U.S. Representative Lori Trahan of Westford recently commemorated the 107th year anniversary of the Armenian Genocide.
“On Armenian Genocide Rememberance {sic} Day, we remember the 1.5 million lives that were senselessly taken — and honor them by committing to ensure such an atrocity never happens again,” Trahan announced via social media. “Sending peace and love to our Armenian friends and neighbors today,” she added.
Trahan’s words come as over ten million Armenians from all across the world honor the victims of this atrocity; which occurred in 1915 after the Ottoman Empire, the predecessor of modern Turkey, suspected their Armenian population and other Christian minorities of collaborating with the Allies of World War I, resulting in the fall of the Ottoman Empire.
Historians estimate that between 1915 and 1923, over 1.5 million Armenians as well as 900,000 Greeks and 750,000 Assyrians, were systematically deported and murdered by the Turks as the Ottoman Empire was collapsing.
Last year, the U.S. officially became the 32nd country to recognize the massacres committed by the Ottoman Empire against its native Christian population during World War I as a genocide, after President Joe Biden announced his formal recognition on April 24, 2021.
“On April 24, 1915, Ottoman authorities arrested Armenian intellectuals and community leaders in Constantinople,” Biden stated. “Thus began the Armenian genocide—one of the worst mass atrocities of the 20th century.”
“After enduring a genocide, the Armenian people were determined to rebuild their community and their culture, so often in new homes and new lands, including the United States,” he added.
“Armenian Americans are a vital part of the fabric of the United States. They make our nation stronger and more dynamic, even as they continue to carry with them the tragic knowledge of what their ancestors endured. We recognize their pain and honor their story.”
This recognition soured relations with Turkey, as the Turkish government has denied the events of 1915 as a genocide ever since the formation of the modern Turkish state in 1923.
The Turkish President Recep Tayyip Erdoğan strongly condemned Biden for the move, even threatening to recognize the U.S. genocide of Native Americans “in revenge.”
However, the White House has said their position on the genocide will not change, regardless of their diplomatic relations with Turkey.
Massachusetts Representative James Arciero also recently supported raising awareness and education on the genocide, voting in favor of Bill S.2557, which made the teaching of the genocide mandatory in all Massachusetts public schools.

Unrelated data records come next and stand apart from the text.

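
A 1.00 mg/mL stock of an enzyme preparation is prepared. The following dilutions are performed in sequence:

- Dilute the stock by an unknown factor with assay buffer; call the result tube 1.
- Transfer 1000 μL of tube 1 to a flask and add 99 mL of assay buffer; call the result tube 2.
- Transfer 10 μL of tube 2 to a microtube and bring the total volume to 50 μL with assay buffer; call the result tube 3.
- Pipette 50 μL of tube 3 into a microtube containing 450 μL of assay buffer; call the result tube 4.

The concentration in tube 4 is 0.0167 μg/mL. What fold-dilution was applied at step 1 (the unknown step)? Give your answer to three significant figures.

12.0-fold

Step 1: unknown factor x
Step 2: 1000 μL + 99 mL = 1 × 10^5 μL total → factor 1 × 10^5/1000 = 100
Step 3: 10 μL brought to 50 μL → factor 50/10 = 5
Step 4: 50 μL + 450 μL = 500 μL total → factor 500/50 = 10
Product of known-step factors = 5000
Overall factor = 1.00 mg/mL / (0.0167 μg/mL) = 59880
x = 59880 / 5000 = 12.0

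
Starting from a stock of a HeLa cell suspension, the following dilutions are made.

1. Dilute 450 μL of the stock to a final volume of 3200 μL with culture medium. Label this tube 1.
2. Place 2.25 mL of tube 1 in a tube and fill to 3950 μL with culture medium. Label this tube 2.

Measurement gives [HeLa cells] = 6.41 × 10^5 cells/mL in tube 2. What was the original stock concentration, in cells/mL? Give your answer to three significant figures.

Step 1: 450 μL brought to 3200 μL → factor 3200/450 = 7.1111
Step 2: 2.25 mL brought to 3950 μL → factor 3.95/2.25 = 1.7556
Overall dilution factor = 7.1111 × 1.7556 = 12.484
Stock = 6.41 × 10^5 cells/mL × 12.484 = 8.00 × 10^6 cells/mL

8.00 × 10^6 cells/mL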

Trahan also supported a similar bill in the U.S. House of Representatives, which was just introduced earlier this week. This bill will ensure that there is a mandated teaching of genocide in public schools across the U.S.
Additionally, the bill will “provide $10 million in funding over five years for the Library of Congress to educate Americans about Ottoman Turkey’s systematic and deliberate state-sponsored mass murder, national dispossession, cultural erasure and exile of millions of Armenians, Greeks, Assyrians, Chaldeans, Syriacs, Arameans, Maronites and other Christians between 1915 and 1923.”
Since Massachusetts is home to one of the largest communities of Armenian-American in the U.S., these words and actions by state and federal lawmakers were met with much appreciation and relief.